Finalmente lo vede. È dall’altro lato dell’auto, in piedi, voltato di spalle. È fermo davanti al cancello dei vicini e, in punta di piedi perché il suo volto sia visibile dalla telecamera, sta citofonando.
Si affaccia alla porta una bambina con grandi occhi marroni e guance da marmotta. È la figlia degli Scarpa, Francesco si rende conto che non conosceva il suo nome. Oppure lo conosceva?
Con voce incerta chiama suo figlio, che torna da lui strascicando i piedi.
«Credevo parlassi dell’Anna che è in classe con te. Non era da lei che volevi andare?»
«Non posso vedere i miei amici di scuola. La legge lo vieta» risponde. «Però adesso che ho conosciuto questa Anna, mi dispiace un po’ meno.»
Francesco si accovaccia per guardarlo negli occhi. Si è accorto che dal ciglio della porta la bambina li osserva.

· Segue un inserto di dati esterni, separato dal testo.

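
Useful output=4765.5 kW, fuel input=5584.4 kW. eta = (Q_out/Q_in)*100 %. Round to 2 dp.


eta = (4765.5/5584.4)*100 = 85.34 %

85.34 %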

«Devo dirti una cosa, Matteo. Mi dispiace, ma la legge vieta anche che tu vada da questa Anna. Papà stava facendo una cosa sbagliata.»
Matteo alza un po’ le spalle, solo vagamente deluso. Lo sapeva già, lui, che era una cosa sbagliata. Senza dire nulla si avvia verso casa e si siede accanto alla rete, dietro al cespuglio. Mentre rientra, Francesco guarda Anna sedersi sull’erba nella sua parte di giardino. Indossa una mascherina verde e oro, ne sembra orgogliosa. Accanto a lei, un gruppo di pratoline. Si ricorda che da bambino era convinto fossero quelle le margherite.
Matteo si volta quando lo sente avvicinarsi e gli domanda: «Solo un’oretta?»
Francesco gli risponde che no, può rimanere lì quanto vuole. Poi entra in casa e spegne il cellulare.